Johnson has deep roots in Minnesota. His maternal great-grandparents relocated to the Twin Cities during the Great Migration and worked on the Northern Pacific Railway. His maternal grandfather was employed at IBM in Rochester for many years. Johnson grew up in Minneapolis and graduated from St. Paul Academy. But it wasn’t until he entered the architecture program at Cornell University in New York—that is, left the state—that he began to understand the design significance of the IDS Center and its atrium.

I ask if any of the other 1973 buildings he studied in college looked quite like this. “Well, the geometry of this space was not of its time,” says Johnson. “There was a fair amount of Brutalist architecture in the early 1970s—I think that’s what you’re getting at—and those raw-concrete buildings were all about mass. The timeless Crystal Court is all about light.”

It’s also about bringing people together, and here is where Johnson’s admiration for the space comes into sharp focus. At 4RM+ULA, his projects include the Metro Transit Green Line stations and the soon-to-be-completed Rondo Commemorative Plaza, a green space highlighting the cultural history of the St.

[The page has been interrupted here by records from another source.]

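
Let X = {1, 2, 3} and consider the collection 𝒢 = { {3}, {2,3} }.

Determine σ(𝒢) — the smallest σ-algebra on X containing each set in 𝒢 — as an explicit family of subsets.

Start: 𝒢 ∪ {∅, X} = { {}, {3}, {2,3}, X }.
Step 1: +2 →
  {1}  = {2,3}ᶜ
  {1,2}  = {3}ᶜ
  |family| = 6
Step 2: 1 new —
  {1,3}  = {3} ∪ {1}
  |family| = 7
Step 3 (1 new):
  {2}  = {1,3}ᶜ
  |family| = 8
Step 4: already closed under ᶜ and ∪.

σ(𝒢) = { {}, {1}, {2}, {3}, {1,2}, {1,3}, {2,3}, X }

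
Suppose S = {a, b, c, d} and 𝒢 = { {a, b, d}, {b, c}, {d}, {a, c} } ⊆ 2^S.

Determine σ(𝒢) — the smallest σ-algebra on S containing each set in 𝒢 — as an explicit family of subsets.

|σ(𝒢)| = 16.  σ(𝒢) = { {}, {a}, {b}, {c}, {d}, {a, b}, {a, c}, {a, d}, {b, c}, {b, d}, {c, d}, {a, b, c}, {a, b, d}, {a, c, d}, {b, c, d}, S }

Derivation:
Seed the family with 𝒢 together with ∅ and S: { {}, {d}, {a, c}, {b, c}, {a, b, d}, S }.
Round 1: 6 new —
  {c}  = S∖{a, b, d}
  {a, d}  = S∖{b, c}
  {b, d}  = S∖{a, c}
  {a, b, c}  = S∖{d}
  {a, c, d}  = {a, c} ∪ {d}
  {b, c, d}  = {b, c} ∪ {d}
  (now 12)
Round 2 (3 new):
  {a}  = S∖{b, c, d}
  {b}  = S∖{a, c, d}
  {c, d}  = {c} ∪ {d}
  (now 15)
Round 3 (1 new):
  {a, b}  = S∖{c, d}
  (now 16)
After Round 4 the family is unchanged; done.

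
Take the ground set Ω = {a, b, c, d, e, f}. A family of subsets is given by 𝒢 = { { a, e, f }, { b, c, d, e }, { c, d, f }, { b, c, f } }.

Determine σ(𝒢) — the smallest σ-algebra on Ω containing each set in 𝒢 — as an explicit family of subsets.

Begin from { {  }, { a, e, f }, { b, c, f }, { c, d, f }, { b, c, d, e }, Ω } (that is, 𝒢 plus ∅ and Ω).
Round 1 (8 new):
  { a, f }  = Ω∖{ b, c, d, e }
  { a, b, e }  = Ω∖{ c, d, f }
  { a, d, e }  = Ω∖{ b, c, f }
  { b, c, d }  = Ω∖{ a, e, f }
  { b, c, d, f }  = { b, c, f } ∪ { c, d, f }
  { a, b, c, e, f }  = { a, e, f } ∪ { b, c, f }
  { a, c, d, e, f }  = { a, e, f } ∪ { c, d, f }
  { b, c, d, e, f }  = { b, c, f } ∪ { b, c, d, e }
  — 14 sets.
Round 2: 11 new —
  { a }  = Ω∖{ b, c, d, e, f }
  { b }  = Ω∖{ a, c, d, e, f }
  { d }  = Ω∖{ a, b, c, e, f }
  { a, e }  = Ω∖{ b, c, d, f }
  { a, b, c, f }  = { a, f } ∪ { b, c, f }
  { a, b, d, e }  = { a, d, e } ∪ { a, b, e }
  { a, b, e, f }  = { a, f } ∪ { a, b, e }
  { a, c, d, f }  = { a, f } ∪ { c, d, f }
  { a, d, e, f }  = { a, d, e } ∪ { a, f }
  { a, b, c, d, e }  = { a, d, e } ∪ { b, c, d }
  { a, b, c, d, f }  = { b, c, d } ∪ { a, f }
  — 25 sets.
Round 3 (14 new):
  { e }  = Ω∖{ a, b, c, d, f }
  { f }  = Ω∖{ a, b, c, d, e }
  { a, b }  = { b } ∪ { a }
  { a, d }  = { d } ∪ { a }
  { b, c }  = Ω∖{ a, d, e, f }
  { b, d }  = { b } ∪ { d }
  { b, e }  = Ω∖{ a, c, d, f }
  { c, d }  = Ω∖{ a, b, e, f }
  { c, f }  = Ω∖{ a, b, d, e }
  { d, e }  = Ω∖{ a, b, c, f }
  { a, b, f }  = { a, f } ∪ { b }
  { a, d, f }  = { a, f } ∪ { d }
  { a, b, c, d }  = { b, c, d } ∪ { a }
  { a, b, d, e, f }  = { a, f } ∪ { a, b, d, e }
  — 39 sets.
Round 4 (21 new):
  { c }  = Ω∖{ a, b, d, e, f }
  { b, f }  = { b } ∪ { f }
  { d, f }  = { d } ∪ { f }
  { e, f }  = Ω∖{ a, b, c, d }
  { a, b, c }  = { a, b } ∪ { b, c }
  { a, b, d }  = { b } ∪ { a, d }
  { a, c, d }  = { c, d } ∪ { a }
  { a, c, f }  = { a, f } ∪ { c, f }
  { b, c, e }  = Ω∖{ a, d, f }
  { b, d, e }  = { b } ∪ { d, e }
  { b, d, f }  = { b, d } ∪ { f }
  { b, e, f }  = { b, e } ∪ { f }
  { c, d, e }  = Ω∖{ a, b, f }
  { c, e, f }  = { c, f } ∪ { e }
  { d, e, f }  = { d, e } ∪ { f }
  { a, b, c, e }  = { a, b, e } ∪ { b, c }
  { a, b, d, f }  = { a, f } ∪ { b, d }
  { a, c, d, e }  = { c, d } ∪ { a, e }
  { a, c, e, f }  = Ω∖{ b, d }
  { b, c, e, f }  = Ω∖{ a, d }
  { c, d, e, f }  = Ω∖{ a, b }
  — 60 sets.
Round 5 (4 new):
  { a, c }  = { c } ∪ { a }
  { c, e }  = Ω∖{ a, b, d, f }
  { a, c, e }  = Ω∖{ b, d, f }
  { b, d, e, f }  = { b, d, f } ∪ { b, e }
  — 64 sets.
After Round 6 the family is unchanged; done.

σ(𝒢) = { {  }, { a }, { b }, { c }, { d }, { e }, { f }, { a, b }, { a, c }, { a, d }, { a, e }, { a, f }, { b, c }, { b, d }, { b, e }, { b, f }, { c, d }, { c, e }, { c, f }, { d, e }, { d, f }, { e, f }, { a, b, c }, { a, b, d }, { a, b, e }, { a, b, f }, { a, c, d }, { a, c, e }, { a, c, f }, { a, d, e }, { a, d, f }, { a, e, f }, { b, c, d }, { b, c, e }, { b, c, f }, { b, d, e }, { b, d, f }, { b, e, f }, { c, d, e }, { c, d, f }, { c, e, f }, { d, e, f }, { a, b, c, d }, { a, b, c, e }, { a, b, c, f }, { a, b, d, e }, { a, b, d, f }, { a, b, e, f }, { a, c, d, e }, { a, c, d, f }, { a, c, e, f }, { a, d, e, f }, { b, c, d, e }, { b, c, d, f }, { b, c, e, f }, { b, d, e, f }, { c, d, e, f }, { a, b, c, d, e }, { a, b, c, d, f }, { a, b, c, e, f }, { a, b, d, e, f }, { a, c, d, e, f }, { b, c, d, e, f }, Ω }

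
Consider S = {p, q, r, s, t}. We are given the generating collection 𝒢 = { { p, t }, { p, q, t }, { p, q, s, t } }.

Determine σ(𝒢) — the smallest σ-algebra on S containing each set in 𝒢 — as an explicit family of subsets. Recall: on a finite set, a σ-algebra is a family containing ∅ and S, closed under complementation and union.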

Paul neighborhood razed in the late 1960s to make way for Interstate 94. He’s also the 2018 president of AIA Minnesota—he’s the first African American architect to lead the organization—and a board member at nonprofits Forecast Public Art and Redeemer Center for Life. For Johnson, architecture and community are inseparable pursuits.

“This is a special place, because it draws a diversity of people in and invites them to linger. It’s an equitable space in that regard,” he says. “Yes, there are some very expensive offices on the top floors of IDS,” he adds. “But down here? Everyone gets to use this space. This is the city itself, and it’s beautiful.”